Spend one minute talking with Stone, and you’ll find that she loves the craft of writing, unlike Dorothy Parker who once quipped, “I hate to write, but love to have written.” For Stone writing is a passion, and she devotes most of her free time—when she’s not walking her dog—to putting pen to paper, or more correctly, fingers to the keyboard.

But there’s more to the author than cozy mysteries.

In this The Big Thrill interview, she shares insight into her life, her work, and her vision.

Why do you like writing cozy mysteries?

The amateur sleuth is at the heart of this subgenre and symbolizes how one well-meaning person can make a difference. That’s a powerful concept.

All writers put bits and pieces of ourselves in our characters. How much of the author is in Sue Patrick, your main protagonist?

We share a number of interests: Elvis, Lewes, Delaware, and dogs. In the Pet Palace series, like in the Tiara Investigations series, I have co-protagonists. In real life, my friends have my back and I have theirs. I hope this comes through in the books.

I think it does. Do you have plans for more Pet Palace mysteries, or will you tackle another series?

I’m currently working on a nonfiction project that’s near and dear to my heart, but we’ll see about another series after that. I have a few ideas.

Supposing I haven’t read the first two books in this series, what am I getting into when I read CHANGING OF THE GUARD DOG?

I think each book can stand on its own, but here’s the series concept. Surfer and Elvis fan Sue Patrick runs the Buckingham Pet Palace day-to-day. Co-owner Lady Anthea Fitzwalter’s contribution to the enterprise is the use of her likeness and her name, and photos of her estate in England. The two could not be more different, but they make the partnership work.

What makes small towns like Lewes ideal settings for cozy mysteries?

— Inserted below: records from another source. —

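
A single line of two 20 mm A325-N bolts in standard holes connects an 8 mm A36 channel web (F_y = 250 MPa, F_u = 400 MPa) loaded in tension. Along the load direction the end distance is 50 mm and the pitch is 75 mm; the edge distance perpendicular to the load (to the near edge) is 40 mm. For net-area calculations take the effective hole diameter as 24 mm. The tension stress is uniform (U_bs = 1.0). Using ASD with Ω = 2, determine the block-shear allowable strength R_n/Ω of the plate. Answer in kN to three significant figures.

120 kN

Shear plane L_v = 50 + 1·75 = 125 mm; A_gv = 125 × 8 = 1000 mm².
A_nv = (125 − 1.5·24) × 8 = 712 mm².
A_nt = (40 − 0.5·24) × 8 = 224 mm².
0.6 F_u A_nv = 170.9 kN; 0.6 F_y A_gv = 150 kN → shear yielding governs the shear term.
R_n = 150 + 1.0 × 400 × 224 / 1000 = 239.6 kN.
Allowable strength R_n/Ω = 239.6 / 2 = 120 kN.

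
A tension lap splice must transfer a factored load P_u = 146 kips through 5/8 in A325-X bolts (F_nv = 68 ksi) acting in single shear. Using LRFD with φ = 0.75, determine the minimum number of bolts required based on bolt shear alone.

10 bolts

A_b = π·0.625²/4 = 0.3068 in².
Per-bolt design strength φR_n = 0.75 × 68 × 0.3068 × 1 = 15.65 kips.
n ≥ 146 / 15.65 = 9.331 → use 10 bolts.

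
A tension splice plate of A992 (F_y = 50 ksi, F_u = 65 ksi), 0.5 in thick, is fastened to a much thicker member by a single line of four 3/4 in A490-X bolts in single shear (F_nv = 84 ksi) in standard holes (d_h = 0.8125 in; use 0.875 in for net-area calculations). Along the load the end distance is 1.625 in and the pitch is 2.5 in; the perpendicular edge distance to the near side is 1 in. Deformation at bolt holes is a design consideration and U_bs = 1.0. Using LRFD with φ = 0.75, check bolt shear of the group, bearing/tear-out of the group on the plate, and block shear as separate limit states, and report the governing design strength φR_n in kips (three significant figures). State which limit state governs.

102 kips (block shear governs)

Bolt shear: A_b = π·0.75²/4 = 0.4418 in²; R_n = 84 × 0.4418 × 4 × 1 = 148.4 kips → 0.75 × 148.4 = 111 kips.
Bearing: edge l_c = 1.219, r_n = 47.53 kips; interior l_c = 1.688, r_n = 58.5 kips; R_n = 47.53 + 3·58.5 = 223 kips → 167 kips.
Block shear: A_gv = 4.562, A_nv = 3.031, A_nt = 0.2812 in²; R_n = min(0.6F_uA_nv, 0.6F_yA_gv) + U_bs·F_u·A_nt = 136.5 kips → 102 kips.
Block shear governs: 102 kips.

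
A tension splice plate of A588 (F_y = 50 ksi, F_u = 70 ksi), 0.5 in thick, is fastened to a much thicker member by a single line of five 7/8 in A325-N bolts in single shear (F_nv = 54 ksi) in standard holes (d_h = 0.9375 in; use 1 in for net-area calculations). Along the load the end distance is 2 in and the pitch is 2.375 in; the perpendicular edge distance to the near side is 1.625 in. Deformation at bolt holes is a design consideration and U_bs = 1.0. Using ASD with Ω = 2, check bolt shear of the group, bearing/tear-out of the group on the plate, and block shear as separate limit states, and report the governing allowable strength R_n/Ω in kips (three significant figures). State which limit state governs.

81.2 kips (bolt shear governs)

Bolt shear: A_b = π·0.875²/4 = 0.6013 in²; R_n = 54 × 0.6013 × 5 × 1 = 162.4 kips → 162.4 / 2 = 81.2 kips.
Bearing: edge l_c = 1.531, r_n = 64.31 kips; interior l_c = 1.438, r_n = 60.37 kips; R_n = 64.31 + 4·60.37 = 305.8 kips → 153 kips.
Block shear: A_gv = 5.75, A_nv = 3.5, A_nt = 0.5625 in²; R_n = min(0.6F_uA_nv, 0.6F_yA_gv) + U_bs·F_u·A_nt = 186.4 kips → 93.2 kips.
Bolt shear governs: 81.2 kips.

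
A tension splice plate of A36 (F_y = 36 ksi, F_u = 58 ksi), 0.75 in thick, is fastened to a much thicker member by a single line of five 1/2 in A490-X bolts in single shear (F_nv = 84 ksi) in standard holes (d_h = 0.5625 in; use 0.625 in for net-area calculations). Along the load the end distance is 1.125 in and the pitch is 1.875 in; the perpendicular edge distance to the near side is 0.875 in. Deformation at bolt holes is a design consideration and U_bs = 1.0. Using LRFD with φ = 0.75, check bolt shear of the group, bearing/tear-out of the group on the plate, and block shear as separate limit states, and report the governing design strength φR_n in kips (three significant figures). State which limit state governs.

Bolt shear: A_b = π·0.5²/4 = 0.1963 in²; R_n = 84 × 0.1963 × 5 × 1 = 82.47 kips → 0.75 × 82.47 = 61.9 kips.
Bearing: edge l_c = 0.8438, r_n = 44.04 kips; interior l_c = 1.312, r_n = 52.2 kips; R_n = 44.04 + 4·52.2 = 252.8 kips → 190 kips.
Block shear: A_gv = 6.469, A_nv = 4.359, A_nt = 0.4219 in²; R_n = min(0.6F_uA_nv, 0.6F_yA_gv) + U_bs·F_u·A_nt = 164.2 kips → 123 kips.
Bolt shear governs: 61.9 kips.

61.9 kips (bolt shear governs)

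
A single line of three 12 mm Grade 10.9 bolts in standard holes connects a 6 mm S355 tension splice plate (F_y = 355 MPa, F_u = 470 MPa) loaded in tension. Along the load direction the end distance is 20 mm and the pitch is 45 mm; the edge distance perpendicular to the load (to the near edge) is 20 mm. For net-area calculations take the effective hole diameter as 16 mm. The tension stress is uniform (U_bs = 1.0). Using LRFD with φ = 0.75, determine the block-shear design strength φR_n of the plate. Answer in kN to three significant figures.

114 kN

Shear plane L_v = 20 + 2·45 = 110 mm; A_gv = 110 × 6 = 660 mm².
A_nv = (110 − 2.5·16) × 6 = 420 mm².
A_nt = (20 − 0.5·16) × 6 = 72 mm².
0.6 F_u A_nv = 118.4 kN; 0.6 F_y A_gv = 140.6 kN → shear rupture governs the shear term.
R_n = 118.4 + 1.0 × 470 × 72 / 1000 = 152.3 kN.
Design strength φR_n = 0.75 × 152.3 = 114 kN.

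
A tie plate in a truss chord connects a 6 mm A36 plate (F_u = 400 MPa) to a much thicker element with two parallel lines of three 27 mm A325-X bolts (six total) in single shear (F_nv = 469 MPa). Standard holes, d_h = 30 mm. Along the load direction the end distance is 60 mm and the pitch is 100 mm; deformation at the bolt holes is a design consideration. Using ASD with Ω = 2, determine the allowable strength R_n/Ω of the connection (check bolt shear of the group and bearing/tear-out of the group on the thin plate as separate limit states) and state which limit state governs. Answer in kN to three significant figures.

441 kN (bearing governs)

Bolt shear: A_b = π·27²/4 = 572.6 mm²; R_n = 469 × 572.6 × 6 × 1 / 1000 = 1611 kN → 1611 / 2 = 806 kN.
Bearing (1.2 l_c t F_u ≤ 2.4 d t F_u): upper limit = 2.4·27·6·400 / 1000 = 155.5 kN.
  Edge l_c = 60 − 30/2 = 45 → r_n = 129.6 kN; interior l_c = 100 − 30 = 70 → r_n = 155.5 kN.
  R_n,bearing = 2·129.6 + 4·155.5 = 881.3 kN → 881.3 / 2 = 441 kN.
Bearing governs: 441 kN.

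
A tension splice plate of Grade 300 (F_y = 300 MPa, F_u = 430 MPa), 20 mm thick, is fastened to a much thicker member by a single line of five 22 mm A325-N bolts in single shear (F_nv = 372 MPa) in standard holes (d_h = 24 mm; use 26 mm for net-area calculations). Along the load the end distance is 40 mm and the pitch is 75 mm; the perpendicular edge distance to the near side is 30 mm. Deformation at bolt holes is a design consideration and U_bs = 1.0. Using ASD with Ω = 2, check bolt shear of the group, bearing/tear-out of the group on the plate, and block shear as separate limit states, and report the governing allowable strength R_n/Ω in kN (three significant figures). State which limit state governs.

354 kN (bolt shear governs)

Bolt shear: A_b = π·22²/4 = 380.1 mm²; R_n = 372 × 380.1 × 5 × 1 / 1000 = 707 kN → 707 / 2 = 354 kN.
Bearing: edge l_c = 28, r_n = 289 kN; interior l_c = 51, r_n = 454.1 kN; R_n = 289 + 4·454.1 = 2105 kN → 1050 kN.
Block shear: A_gv = 6800, A_nv = 4460, A_nt = 340 mm²; R_n = min(0.6F_uA_nv, 0.6F_yA_gv) + U_bs·F_u·A_nt = 1297 kN → 648 kN.
Bolt shear governs: 354 kN.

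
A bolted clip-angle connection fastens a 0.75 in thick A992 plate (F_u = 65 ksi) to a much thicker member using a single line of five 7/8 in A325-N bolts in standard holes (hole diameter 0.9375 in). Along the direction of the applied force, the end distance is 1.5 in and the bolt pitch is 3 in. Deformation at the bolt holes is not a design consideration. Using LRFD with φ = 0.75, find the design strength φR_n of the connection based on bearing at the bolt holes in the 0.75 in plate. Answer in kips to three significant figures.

Per bolt r_n = 1.5 l_c t F_u ≤ 3.0 d t F_u; upper limit = 3.0 × 0.875 × 0.75 × 65 = 128 kips.
Edge bolt: l_c = 1.5 − 0.9375/2 = 1.031 in → 1.5 × 1.031 × 0.75 × 65 = 75.41 → r_n = 75.41 kips.
Interior bolts: l_c = 3 − 0.9375 = 2.062 in → 1.5 × 2.062 × 0.75 × 65 = 150.8 → r_n = 128 kips.
R_n = 1 × 75.41 + 4 × 128 = 587.3 kips.
Design strength φR_n = 0.75 × 587.3 = 440 kips.

440 kips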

It’s typical for cozies to be set in a small, socially-intimate community. And Lewes is just that. Today we should think not just of a literal small town, but other types of communities too. What’s important is that the loss of one life be felt by everyone. The intimate setting, and the recurring characters in a series, make the books hang together, and hopefully give the reader a feeling of returning to a much-loved place.

 I read your bio, and I have to ask, what is a post-graduate certificate in Antiquities Theft and Art Crime?

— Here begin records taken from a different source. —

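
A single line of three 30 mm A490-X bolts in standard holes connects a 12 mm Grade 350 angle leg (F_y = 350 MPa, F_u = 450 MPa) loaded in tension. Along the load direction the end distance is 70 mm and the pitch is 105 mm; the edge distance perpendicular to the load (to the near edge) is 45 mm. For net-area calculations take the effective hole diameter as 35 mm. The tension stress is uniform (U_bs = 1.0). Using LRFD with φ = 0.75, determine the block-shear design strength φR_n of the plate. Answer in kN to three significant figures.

579 kN

Shear plane L_v = 70 + 2·105 = 280 mm; A_gv = 280 × 12 = 3360 mm².
A_nv = (280 − 2.5·35) × 12 = 2310 mm².
A_nt = (45 − 0.5·35) × 12 = 330 mm².
0.6 F_u A_nv = 623.7 kN; 0.6 F_y A_gv = 705.6 kN → shear rupture governs the shear term.
R_n = 623.7 + 1.0 × 450 × 330 / 1000 = 772.2 kN.
Design strength φR_n = 0.75 × 772.2 = 579 kN.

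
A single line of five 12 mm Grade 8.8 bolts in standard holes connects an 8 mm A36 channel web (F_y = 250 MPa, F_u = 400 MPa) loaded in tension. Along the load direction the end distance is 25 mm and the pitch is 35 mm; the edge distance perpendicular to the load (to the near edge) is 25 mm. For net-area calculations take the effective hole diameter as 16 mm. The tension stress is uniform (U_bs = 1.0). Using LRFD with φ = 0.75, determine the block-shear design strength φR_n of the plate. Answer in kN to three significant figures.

Shear plane L_v = 25 + 4·35 = 165 mm; A_gv = 165 × 8 = 1320 mm².
A_nv = (165 − 4.5·16) × 8 = 744 mm².
A_nt = (25 − 0.5·16) × 8 = 136 mm².
0.6 F_u A_nv = 178.6 kN; 0.6 F_y A_gv = 198 kN → shear rupture governs the shear term.
R_n = 178.6 + 1.0 × 400 × 136 / 1000 = 233 kN.
Design strength φR_n = 0.75 × 233 = 175 kN.

175 kN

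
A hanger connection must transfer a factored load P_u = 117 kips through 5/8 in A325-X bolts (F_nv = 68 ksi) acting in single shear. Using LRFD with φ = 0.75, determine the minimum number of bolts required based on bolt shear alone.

A_b = π·0.625²/4 = 0.3068 in².
Per-bolt design strength φR_n = 0.75 × 68 × 0.3068 × 1 = 15.65 kips.
n ≥ 117 / 15.65 = 7.478 → use 8 bolts.

8 bolts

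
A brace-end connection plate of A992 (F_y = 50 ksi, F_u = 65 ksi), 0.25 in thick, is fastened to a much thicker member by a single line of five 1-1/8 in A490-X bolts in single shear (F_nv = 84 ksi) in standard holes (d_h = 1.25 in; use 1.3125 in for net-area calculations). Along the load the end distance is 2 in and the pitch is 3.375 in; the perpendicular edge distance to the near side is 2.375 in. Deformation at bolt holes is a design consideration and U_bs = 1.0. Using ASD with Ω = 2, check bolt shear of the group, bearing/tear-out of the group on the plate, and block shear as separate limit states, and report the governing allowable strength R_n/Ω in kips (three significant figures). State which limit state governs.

Bolt shear: A_b = π·1.125²/4 = 0.994 in²; R_n = 84 × 0.994 × 5 × 1 = 417.5 kips → 417.5 / 2 = 209 kips.
Bearing: edge l_c = 1.375, r_n = 26.81 kips; interior l_c = 2.125, r_n = 41.44 kips; R_n = 26.81 + 4·41.44 = 192.6 kips → 96.3 kips.
Block shear: A_gv = 3.875, A_nv = 2.398, A_nt = 0.4297 in²; R_n = min(0.6F_uA_nv, 0.6F_yA_gv) + U_bs·F_u·A_nt = 121.5 kips → 60.7 kips.
Block shear governs: 60.7 kips.

60.7 kips (block shear governs)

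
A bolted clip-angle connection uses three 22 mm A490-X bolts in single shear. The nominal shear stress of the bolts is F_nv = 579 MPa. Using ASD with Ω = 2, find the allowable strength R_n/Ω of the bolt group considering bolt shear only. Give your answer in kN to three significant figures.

A_b = π × 22² / 4 = 380.1 mm².
R_n = F_nv · A_b · n · n_s = 579 × 380.1 × 3 × 1 / 1000 = 660.3 kN.
Allowable strength R_n/Ω = 660.3 / 2 = 330 kN.

330 kN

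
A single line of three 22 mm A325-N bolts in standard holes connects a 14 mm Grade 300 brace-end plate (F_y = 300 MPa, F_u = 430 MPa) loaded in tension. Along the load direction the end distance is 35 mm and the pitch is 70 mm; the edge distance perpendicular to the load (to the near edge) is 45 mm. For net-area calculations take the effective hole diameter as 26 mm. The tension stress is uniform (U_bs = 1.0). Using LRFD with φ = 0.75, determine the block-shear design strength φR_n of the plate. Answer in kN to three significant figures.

442 kN

Shear plane L_v = 35 + 2·70 = 175 mm; A_gv = 175 × 14 = 2450 mm².
A_nv = (175 − 2.5·26) × 14 = 1540 mm².
A_nt = (45 − 0.5·26) × 14 = 448 mm².
0.6 F_u A_nv = 397.3 kN; 0.6 F_y A_gv = 441 kN → shear rupture governs the shear term.
R_n = 397.3 + 1.0 × 430 × 448 / 1000 = 590 kN.
Design strength φR_n = 0.75 × 590 = 442 kN.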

It’s a graduate program that’s not as intense as getting a masters, but much more work than an undergrad degree. I love art, but I’ve always known there was a dark side to that world. And that’s something we mystery writers can’t leave alone for long.

I think most writers would agree that the most important thing to becoming a writer is to read, and never stop reading. You mentioned Agatha Christie and Tana French as two of your favorite mystery influences. How do you think either of them would critique your stories?

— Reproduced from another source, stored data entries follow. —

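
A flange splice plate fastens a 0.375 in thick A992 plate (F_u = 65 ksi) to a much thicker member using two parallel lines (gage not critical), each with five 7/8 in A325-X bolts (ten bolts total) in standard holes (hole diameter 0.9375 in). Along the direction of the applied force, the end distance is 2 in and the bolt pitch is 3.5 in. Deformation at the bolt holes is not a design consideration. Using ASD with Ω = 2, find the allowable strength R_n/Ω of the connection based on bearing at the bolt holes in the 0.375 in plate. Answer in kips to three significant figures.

Per bolt r_n = 1.5 l_c t F_u ≤ 3.0 d t F_u; upper limit = 3.0 × 0.875 × 0.375 × 65 = 63.98 kips.
Edge bolt: l_c = 2 − 0.9375/2 = 1.531 in → 1.5 × 1.531 × 0.375 × 65 = 55.99 → r_n = 55.99 kips.
Interior bolts: l_c = 3.5 − 0.9375 = 2.562 in → 1.5 × 2.562 × 0.375 × 65 = 93.69 → r_n = 63.98 kips.
R_n = 2 × 55.99 + 8 × 63.98 = 623.8 kips.
Allowable strength R_n/Ω = 623.8 / 2 = 312 kips.

312 kips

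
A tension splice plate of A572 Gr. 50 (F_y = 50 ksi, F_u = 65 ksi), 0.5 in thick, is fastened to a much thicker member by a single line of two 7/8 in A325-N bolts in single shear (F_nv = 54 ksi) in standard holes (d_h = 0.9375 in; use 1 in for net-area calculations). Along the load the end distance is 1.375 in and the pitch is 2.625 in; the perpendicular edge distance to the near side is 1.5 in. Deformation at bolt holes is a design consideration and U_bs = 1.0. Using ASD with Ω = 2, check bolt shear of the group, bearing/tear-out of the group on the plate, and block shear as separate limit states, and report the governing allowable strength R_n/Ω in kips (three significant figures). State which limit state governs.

32.5 kips (bolt shear governs)

Bolt shear: A_b = π·0.875²/4 = 0.6013 in²; R_n = 54 × 0.6013 × 2 × 1 = 64.94 kips → 64.94 / 2 = 32.5 kips.
Bearing: edge l_c = 0.9062, r_n = 35.34 kips; interior l_c = 1.688, r_n = 65.81 kips; R_n = 35.34 + 1·65.81 = 101.2 kips → 50.6 kips.
Block shear: A_gv = 2, A_nv = 1.25, A_nt = 0.5 in²; R_n = min(0.6F_uA_nv, 0.6F_yA_gv) + U_bs·F_u·A_nt = 81.25 kips → 40.6 kips.
Bolt shear governs: 32.5 kips.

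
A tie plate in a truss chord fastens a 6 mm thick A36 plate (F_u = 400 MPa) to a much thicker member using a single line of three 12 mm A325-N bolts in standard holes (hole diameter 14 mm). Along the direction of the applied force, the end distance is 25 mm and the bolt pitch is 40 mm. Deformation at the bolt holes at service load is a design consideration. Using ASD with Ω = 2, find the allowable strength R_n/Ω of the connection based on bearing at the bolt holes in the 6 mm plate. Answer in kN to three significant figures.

95 kN

Per bolt r_n = 1.2 l_c t F_u ≤ 2.4 d t F_u; upper limit = 2.4 × 12 × 6 × 400 / 1000 = 69.12 kN.
Edge bolt: l_c = 25 − 14/2 = 18 mm → 1.2 × 18 × 6 × 400 / 1000 = 51.84 → r_n = 51.84 kN.
Interior bolts: l_c = 40 − 14 = 26 mm → 1.2 × 26 × 6 × 400 / 1000 = 74.88 → r_n = 69.12 kN.
R_n = 1 × 51.84 + 2 × 69.12 = 190.1 kN.
Allowable strength R_n/Ω = 190.1 / 2 = 95 kN.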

That’s a great question! I’ll try not to let it make me anxious. I’m having flashbacks of when I treated my dog to a session with a pet psychic. I was so worried she’d say something like, “I was hoping for better,” when describing Larry and me. Now you have me agonizing about what my idol Dame Agatha would write in a Goodreads or Amazon review of my books. I’ve tried to learn from the way she plotted her books and the way she parceled out clues and red herrings. Brilliant. I hope she would read between the lines that I care about the genre and about giving my readers a good time.

You have a great sense of humor. Does using animals in your stories allow you to explore it?

Dogs are the epitome of lightheartedness. They make us slow down. And they always live in the moment.

You mentioned possibly, in the near future, doing a nonfiction about American nuns fighting in the Polish underground during WWII. That sounds fantastic. How about a short promo?

I stumbled on this story through a family connection and felt compelled to pursue it, though I’m a mystery author. It’s an amazing story of trust, strength, and courage, and yes, how one person really can make a difference. Frankly, it’s a story that won’t let me go until I write it.


Lane Stone lives in Alexandria, Virginia, during the week and in Lewes, Delaware, on the weekend. Lewes is the setting of her new cozy mystery series, the Buckingham Pet Palace mysteries. She recently received a post-graduate certificate in Antiquities Theft and Art Crime.